LE TRAITMENT SPECIAL ET DIFFERENCIE ET L'OMC

Cette semaine dans la Grande Caraïbe

Miguel Ceara

Le Traitement spécial et différencié (TSD) consiste en des mesures visant à dédommager les pays en développement des asymétries structurelles qui existent entre ces derniers et les pays développés. Ces dernières se présentent généralement sous forme d’accès réduit à la technologie et aux finances et de faiblesses des ressources humaines et de l’infrastructure, et se traduisent par une compétitivité systémique réduite dans ces pays. Le TSD les dédommage de ces asymétries afin d’assurer une participation plus équitable au commerce international.

En réalité, le traitement TSD s’est transformé en déclarations de bonnes intentions peu concrètes, comme le démontrent la plupart des 145 mesures TSD du Traité de l’OMC.

Plusieurs arguments ont été avancés à l’encontre du TSD. D’abord, on argumente qu’en raison de l’hétérogénéité des pays en voie de développement, ce concept est dénué de sens en termes pratiques. Plusieurs pays en voie de développement en sont arrivés au stade du « décollage » tandis que d’autres ont atteint un niveau suffisamment élevé de complexité économique pour permettre la création interne d’investissements et d’innovations techniques nécessaires à une croissance autonome. Un deuxième argument est que le TSD fait partie du bagage dont on s’est défait avec les processus de libéralisation et de globalisation. Troisièmement, on prétend que le TSD est une « béquille » inutile qui protège l’inefficacité et qui empêche les pays de s’ajuster aux besoins de la compétitivité globale.
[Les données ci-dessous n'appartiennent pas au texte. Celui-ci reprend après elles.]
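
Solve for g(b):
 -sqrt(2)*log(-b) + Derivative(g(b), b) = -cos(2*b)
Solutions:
 g(b) = C1 + sqrt(2)*b*(log(-b) - 1) - sin(2*b)/2


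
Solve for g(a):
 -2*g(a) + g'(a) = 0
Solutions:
 g(a) = C1*exp(2*a)


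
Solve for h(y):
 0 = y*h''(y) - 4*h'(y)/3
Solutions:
 h(y) = C1 + C2*y^(7/3)


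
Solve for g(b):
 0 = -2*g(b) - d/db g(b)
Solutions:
 g(b) = C1*exp(-2*b)


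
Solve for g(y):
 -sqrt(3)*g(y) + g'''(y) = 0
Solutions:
 g(y) = C3*exp(3^(1/6)*y) + (C1*sin(3^(2/3)*y/2) + C2*cos(3^(2/3)*y/2))*exp(-3^(1/6)*y/2)


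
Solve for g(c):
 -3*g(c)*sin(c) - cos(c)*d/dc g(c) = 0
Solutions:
 g(c) = C1*cos(c)^3


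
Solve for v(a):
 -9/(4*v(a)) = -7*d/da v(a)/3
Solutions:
 v(a) = -sqrt(C1 + 378*a)/14
 v(a) = sqrt(C1 + 378*a)/14


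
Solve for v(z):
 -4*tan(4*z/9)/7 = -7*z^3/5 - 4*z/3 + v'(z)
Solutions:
 v(z) = C1 + 7*z^4/20 + 2*z^2/3 + 9*log(cos(4*z/9))/7


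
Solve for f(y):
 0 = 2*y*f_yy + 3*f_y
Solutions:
 f(y) = C1 + C2/sqrt(y)


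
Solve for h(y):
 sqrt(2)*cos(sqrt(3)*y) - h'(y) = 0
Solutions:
 h(y) = C1 + sqrt(6)*sin(sqrt(3)*y)/3


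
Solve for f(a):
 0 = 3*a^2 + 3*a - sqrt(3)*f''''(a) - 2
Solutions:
 f(a) = C1 + C2*a + C3*a^2 + C4*a^3 + sqrt(3)*a^6/360 + sqrt(3)*a^5/120 - sqrt(3)*a^4/36


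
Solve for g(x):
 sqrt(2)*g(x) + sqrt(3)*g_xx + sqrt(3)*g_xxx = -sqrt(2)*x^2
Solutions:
 g(x) = C1*exp(x*(-2 + (1 + 9*sqrt(6)/2 + sqrt(-4 + (2 + 9*sqrt(6))^2)/2)^(-1/3) + (1 + 9*sqrt(6)/2 + sqrt(-4 + (2 + 9*sqrt(6))^2)/2)^(1/3))/6)*sin(sqrt(3)*x*(-(1 + 9*sqrt(6)/2 + sqrt(-4 + (2 + 9*sqrt(6))^2)/2)^(1/3) + (1 + 9*sqrt(6)/2 + sqrt(-4 + (2 + 9*sqrt(6))^2)/2)^(-1/3))/6) + C2*exp(x*(-2 + (1 + 9*sqrt(6)/2 + sqrt(-4 + (2 + 9*sqrt(6))^2)/2)^(-1/3) + (1 + 9*sqrt(6)/2 + sqrt(-4 + (2 + 9*sqrt(6))^2)/2)^(1/3))/6)*cos(sqrt(3)*x*(-(1 + 9*sqrt(6)/2 + sqrt(-4 + (2 + 9*sqrt(6))^2)/2)^(1/3) + (1 + 9*sqrt(6)/2 + sqrt(-4 + (2 + 9*sqrt(6))^2)/2)^(-1/3))/6) + C3*exp(-x*((1 + 9*sqrt(6)/2 + sqrt(-4 + (2 + 9*sqrt(6))^2)/2)^(-1/3) + 1 + (1 + 9*sqrt(6)/2 + sqrt(-4 + (2 + 9*sqrt(6))^2)/2)^(1/3))/3) - x^2 + sqrt(6)


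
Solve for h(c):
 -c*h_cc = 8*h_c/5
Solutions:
 h(c) = C1 + C2/c^(3/5)


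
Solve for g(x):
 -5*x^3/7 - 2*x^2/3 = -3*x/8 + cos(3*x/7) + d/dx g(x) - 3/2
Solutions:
 g(x) = C1 - 5*x^4/28 - 2*x^3/9 + 3*x^2/16 + 3*x/2 - 7*sin(3*x/7)/3


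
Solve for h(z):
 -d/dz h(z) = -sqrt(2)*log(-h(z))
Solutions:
 -li(-h(z)) = C1 + sqrt(2)*z


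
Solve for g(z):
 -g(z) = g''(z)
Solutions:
 g(z) = C1*sin(z) + C2*cos(z)


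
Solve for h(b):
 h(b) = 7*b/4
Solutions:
 h(b) = 7*b/4


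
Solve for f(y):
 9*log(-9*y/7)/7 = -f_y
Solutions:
 f(y) = C1 - 9*y*log(-y)/7 + 9*y*(-2*log(3) + 1 + log(7))/7


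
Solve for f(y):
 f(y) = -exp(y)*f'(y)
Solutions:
 f(y) = C1*exp(exp(-y))


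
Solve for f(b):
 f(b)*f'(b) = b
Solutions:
 f(b) = -sqrt(C1 + b^2)
 f(b) = sqrt(C1 + b^2)


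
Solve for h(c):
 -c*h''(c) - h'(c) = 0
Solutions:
 h(c) = C1 + C2*log(c)


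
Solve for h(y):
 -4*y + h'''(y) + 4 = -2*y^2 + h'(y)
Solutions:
 h(y) = C1 + C2*exp(-y) + C3*exp(y) + 2*y^3/3 - 2*y^2 + 8*y


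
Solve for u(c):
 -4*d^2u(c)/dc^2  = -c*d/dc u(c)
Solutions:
 u(c) = C1 + C2*erfi(sqrt(2)*c/4)


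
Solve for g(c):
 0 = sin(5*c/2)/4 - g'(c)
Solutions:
 g(c) = C1 - cos(5*c/2)/10


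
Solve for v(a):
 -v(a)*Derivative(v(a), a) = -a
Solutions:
 v(a) = -sqrt(C1 + a^2)
 v(a) = sqrt(C1 + a^2)


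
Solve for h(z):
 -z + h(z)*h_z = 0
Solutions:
 h(z) = -sqrt(C1 + z^2)
 h(z) = sqrt(C1 + z^2)


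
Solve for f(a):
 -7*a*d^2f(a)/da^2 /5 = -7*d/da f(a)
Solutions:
 f(a) = C1 + C2*a^6


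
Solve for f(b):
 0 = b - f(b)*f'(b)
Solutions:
 f(b) = -sqrt(C1 + b^2)
 f(b) = sqrt(C1 + b^2)


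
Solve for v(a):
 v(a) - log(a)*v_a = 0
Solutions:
 v(a) = C1*exp(li(a))


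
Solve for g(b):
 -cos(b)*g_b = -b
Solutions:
 g(b) = C1 + Integral(b/cos(b), b)


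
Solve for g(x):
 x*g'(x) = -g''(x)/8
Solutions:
 g(x) = C1 + C2*erf(2*x)


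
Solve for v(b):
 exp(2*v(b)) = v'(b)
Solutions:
 v(b) = log(-sqrt(-1/(C1 + b))) - log(2)/2
 v(b) = log(-1/(C1 + b))/2 - log(2)/2


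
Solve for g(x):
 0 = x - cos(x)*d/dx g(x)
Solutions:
 g(x) = C1 + Integral(x/cos(x), x)


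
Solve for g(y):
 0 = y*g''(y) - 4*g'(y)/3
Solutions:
 g(y) = C1 + C2*y^(7/3)


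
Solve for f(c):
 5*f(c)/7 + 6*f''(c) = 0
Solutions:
 f(c) = C1*sin(sqrt(210)*c/42) + C2*cos(sqrt(210)*c/42)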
Un quatrième argument est que le TSD fausse le commerce et qu’il encourag l’utilisation de subventions non renouvelables.

L’argument concernant l’hétérogénéité est partiellement valable dans le sens où il existe un grand nombre de « pays en voie de développement » et que cette catégorie est à peine fonctionnelle du point de vue des négociations commerciales. Toutefois, plusieurs pays, par exemple ceux de l’Asie du Sud-Est, sont parvenus à l’étape du décollage dans des conditions différentes de celles sanctionnées par l’OMC, en mettant en place des politiques de protection et de fort soutien de l’Etat pour l’industrie.

La mise à l’écart du Traitement spécial et différencié à l’issue des négociations du cycle d’Uruguay a résulté davantage des réalités du pouvoir et de l’hypothèse que le libre échange contribue par lui-même au développement, que d’une disparition ou diminution des asymétries entre les pays. Le TSD a été introduit dans le commerce international afin de : 1) créer une équité et une concurrence loyale lorsque les conditions structurelles sont différentes et 2) éviter des disparités dues au pouvoir de négociation des pays industrialisés dans le système de commerce multilatéral. Ces deux raisons restent valables.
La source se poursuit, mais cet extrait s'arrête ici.